La Corte di Cassazione, con la pronuncia n. 22871 depositata il 10 novembre scorso, ha spazzato via ogni dubbio sulla legittimità della sentenza redatta elettronicamente sancendo che la firma digitale garantisce l’identificabilità del magistrato che la sottoscrive, l’integrità del documento e la sua non modificabilità.
E la soluzione cui perviene la Suprema Corte è possibile non per via interpretativa-analgica ma “soltanto per via legislativa”.
Nel corpo del provvedimento, i giudici di legittimità evidenziano che l’equiparazione della sottoscrizione materiale del giudice alla firma digitale è stata attuata dalle norme sul processo civile telematico, nonostante la mancanza di un intervento diretto del legislatore sulle norme del codice di rito relative alla forma e alla sottoscrizione dei provvedimenti del giudice.
La ricostruzione normativa muove dal D.L. n. 193 del 2009, art. 4, convertito nella L. n. 24 del 2010, dal richiamo ivi contenuto ai principi – applicabili al processo civile – previsti dal “Codice dell’amministrazione digitale” (cd. C.A.D.) portato dal D.Lgs. 7 marzo 2005, n. 82, entrato in vigore il primo gennaio 2006, successivamente modificato dal D.Lgs. 4 aprile 2006, n. 159, dal D.Lgs. 30 dicembre 2010, n. 235, nonché dal D.L. 18 ottobre 2012, n. 179 convertito, con modificazioni, dalla L. 17 dicembre 2012, n. 221, per poi arrivare alla normativa secondaria di attuazione costituita dal DM n. 44 del 2011.

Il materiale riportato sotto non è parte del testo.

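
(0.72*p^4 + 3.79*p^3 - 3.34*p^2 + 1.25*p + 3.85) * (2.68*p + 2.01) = 1.9296*p^5 + 11.6044*p^4 - 1.3333*p^3 - 3.3634*p^2 + 12.8305*p + 7.7385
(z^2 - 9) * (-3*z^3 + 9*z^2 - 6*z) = -3*z^5 + 9*z^4 + 21*z^3 - 81*z^2 + 54*z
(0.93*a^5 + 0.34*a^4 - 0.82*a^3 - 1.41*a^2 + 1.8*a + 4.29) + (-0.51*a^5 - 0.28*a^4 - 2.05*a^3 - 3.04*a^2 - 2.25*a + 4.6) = 0.42*a^5 + 0.06*a^4 - 2.87*a^3 - 4.45*a^2 - 0.45*a + 8.89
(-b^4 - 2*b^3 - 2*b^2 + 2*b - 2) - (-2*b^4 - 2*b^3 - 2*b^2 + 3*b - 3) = b^4 - b + 1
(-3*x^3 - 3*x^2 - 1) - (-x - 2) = -3*x^3 - 3*x^2 + x + 1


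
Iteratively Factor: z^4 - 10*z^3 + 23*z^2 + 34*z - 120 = (z - 4)*(z^3 - 6*z^2 - z + 30) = (z - 4)*(z - 3)*(z^2 - 3*z - 10) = (z - 4)*(z - 3)*(z + 2)*(z - 5)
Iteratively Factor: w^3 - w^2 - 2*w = (w + 1)*(w^2 - 2*w) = (w - 2)*(w + 1)*(w)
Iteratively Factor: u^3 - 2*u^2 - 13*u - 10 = (u - 5)*(u^2 + 3*u + 2) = (u - 5)*(u + 1)*(u + 2)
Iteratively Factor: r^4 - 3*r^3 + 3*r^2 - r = (r - 1)*(r^3 - 2*r^2 + r) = (r - 1)^2*(r^2 - r) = r*(r - 1)^2*(r - 1)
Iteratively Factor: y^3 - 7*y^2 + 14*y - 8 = (y - 1)*(y^2 - 6*y + 8) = (y - 4)*(y - 1)*(y - 2)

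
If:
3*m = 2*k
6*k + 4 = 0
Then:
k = -2/3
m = -4/9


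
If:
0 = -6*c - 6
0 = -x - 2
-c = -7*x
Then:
No Solution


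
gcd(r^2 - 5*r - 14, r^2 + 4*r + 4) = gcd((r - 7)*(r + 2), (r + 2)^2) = r + 2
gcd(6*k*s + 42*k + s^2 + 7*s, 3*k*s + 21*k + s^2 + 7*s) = s + 7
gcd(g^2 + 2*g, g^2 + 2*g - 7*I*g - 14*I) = g + 2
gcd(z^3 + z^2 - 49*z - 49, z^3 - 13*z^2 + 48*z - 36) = 1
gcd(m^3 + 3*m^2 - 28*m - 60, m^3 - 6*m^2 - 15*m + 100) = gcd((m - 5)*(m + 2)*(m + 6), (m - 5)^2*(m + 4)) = m - 5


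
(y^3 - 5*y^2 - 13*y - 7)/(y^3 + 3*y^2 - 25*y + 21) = (y^3 - 5*y^2 - 13*y - 7)/(y^3 + 3*y^2 - 25*y + 21)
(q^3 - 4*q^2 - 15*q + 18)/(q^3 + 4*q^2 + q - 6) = (q - 6)/(q + 2)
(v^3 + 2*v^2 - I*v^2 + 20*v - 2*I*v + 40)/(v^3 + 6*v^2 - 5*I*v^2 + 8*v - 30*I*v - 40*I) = (v + 4*I)/(v + 4)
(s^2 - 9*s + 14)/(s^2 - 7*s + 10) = (s - 7)/(s - 5)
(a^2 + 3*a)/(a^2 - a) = (a + 3)/(a - 1)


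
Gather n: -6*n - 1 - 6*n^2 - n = -6*n^2 - 7*n - 1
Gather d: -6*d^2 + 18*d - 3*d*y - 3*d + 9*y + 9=-6*d^2 + d*(15 - 3*y) + 9*y + 9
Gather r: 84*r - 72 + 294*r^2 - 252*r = 294*r^2 - 168*r - 72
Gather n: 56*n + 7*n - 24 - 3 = 63*n - 27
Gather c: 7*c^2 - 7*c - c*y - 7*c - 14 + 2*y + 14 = 7*c^2 + c*(-y - 14) + 2*y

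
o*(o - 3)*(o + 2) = o^3 - o^2 - 6*o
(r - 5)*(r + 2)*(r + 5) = r^3 + 2*r^2 - 25*r - 50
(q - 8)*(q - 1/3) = q^2 - 25*q/3 + 8/3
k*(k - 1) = k^2 - k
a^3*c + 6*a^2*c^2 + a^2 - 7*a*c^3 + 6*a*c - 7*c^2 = (a - c)*(a + 7*c)*(a*c + 1)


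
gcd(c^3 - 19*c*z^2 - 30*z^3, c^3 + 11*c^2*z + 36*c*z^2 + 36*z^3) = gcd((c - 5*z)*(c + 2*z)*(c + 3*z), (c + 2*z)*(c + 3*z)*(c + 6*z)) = c^2 + 5*c*z + 6*z^2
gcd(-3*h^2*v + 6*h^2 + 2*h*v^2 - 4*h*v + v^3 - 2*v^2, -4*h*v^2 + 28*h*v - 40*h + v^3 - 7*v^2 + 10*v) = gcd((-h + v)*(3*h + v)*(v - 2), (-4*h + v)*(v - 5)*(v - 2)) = v - 2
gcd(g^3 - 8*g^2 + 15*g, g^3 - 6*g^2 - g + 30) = g^2 - 8*g + 15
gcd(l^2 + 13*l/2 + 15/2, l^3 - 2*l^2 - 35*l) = l + 5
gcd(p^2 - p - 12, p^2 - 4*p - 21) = p + 3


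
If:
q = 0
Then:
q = 0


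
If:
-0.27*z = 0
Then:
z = 0.00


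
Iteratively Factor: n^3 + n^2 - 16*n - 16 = (n - 4)*(n^2 + 5*n + 4) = (n - 4)*(n + 1)*(n + 4)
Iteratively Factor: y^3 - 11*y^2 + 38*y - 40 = (y - 4)*(y^2 - 7*y + 10) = (y - 4)*(y - 2)*(y - 5)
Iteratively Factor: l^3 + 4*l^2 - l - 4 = (l + 1)*(l^2 + 3*l - 4) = (l - 1)*(l + 1)*(l + 4)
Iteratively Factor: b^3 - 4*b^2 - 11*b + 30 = (b + 3)*(b^2 - 7*b + 10) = (b - 5)*(b + 3)*(b - 2)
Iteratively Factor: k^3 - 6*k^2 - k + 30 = (k - 3)*(k^2 - 3*k - 10) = (k - 3)*(k + 2)*(k - 5)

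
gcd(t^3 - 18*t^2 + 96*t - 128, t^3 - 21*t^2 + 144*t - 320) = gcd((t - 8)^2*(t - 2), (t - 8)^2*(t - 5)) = t^2 - 16*t + 64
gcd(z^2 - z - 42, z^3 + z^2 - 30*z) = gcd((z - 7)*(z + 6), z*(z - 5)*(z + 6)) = z + 6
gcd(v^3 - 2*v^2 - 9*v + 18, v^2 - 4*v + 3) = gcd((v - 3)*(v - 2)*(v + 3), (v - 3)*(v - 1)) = v - 3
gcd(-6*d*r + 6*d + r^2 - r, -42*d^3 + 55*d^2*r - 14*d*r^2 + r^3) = -6*d + r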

E l’ulteriore conferma arriva dalle disposizioni contenute nel D.L. 24 giugno 2014, n. 90, art. 52, convertito con la L. 11 agosto 2014, n. 114, che ha modificato il D.L. n. 179 del 2012, art. 16 bis, convertito con la L. n. 221 del 2012 (a sua volta introdotto dalla L. 24 dicembre 2012, n. 228, art. 1, comma 19, n. 2), che sanciscono l’estensione dei principi del C.A.D. anche agli atti del processo, specificamente ai provvedimenti del giudice.
Tra queste, l’art. 21, comma 2, C.A.D., come sostituito dal D.Lgs. 30 dicembre 2010, n. 235, art. 14, comma 1, lett. b), “che consente di equiparare la firma elettronica avanzata, qualificata o digitale, formata nel rispetto delle regole tecniche, alla firma apposta di pugno dal soggetto autore del documento, per di più munita della presunzione di autenticità di cui all’ultimo inciso”.
È innegabile che l’informatizzazione riguarda tutti i momenti del processo e che, per quanto manchi il necessario coordinamento tra norme del codice di rito e disposizioni sul pct, la giurisprudenza della Suprema Corte ha già avallato la digitalizzazione della giustizia.
La prossima sfida mira alla semplificazione del processo telematico.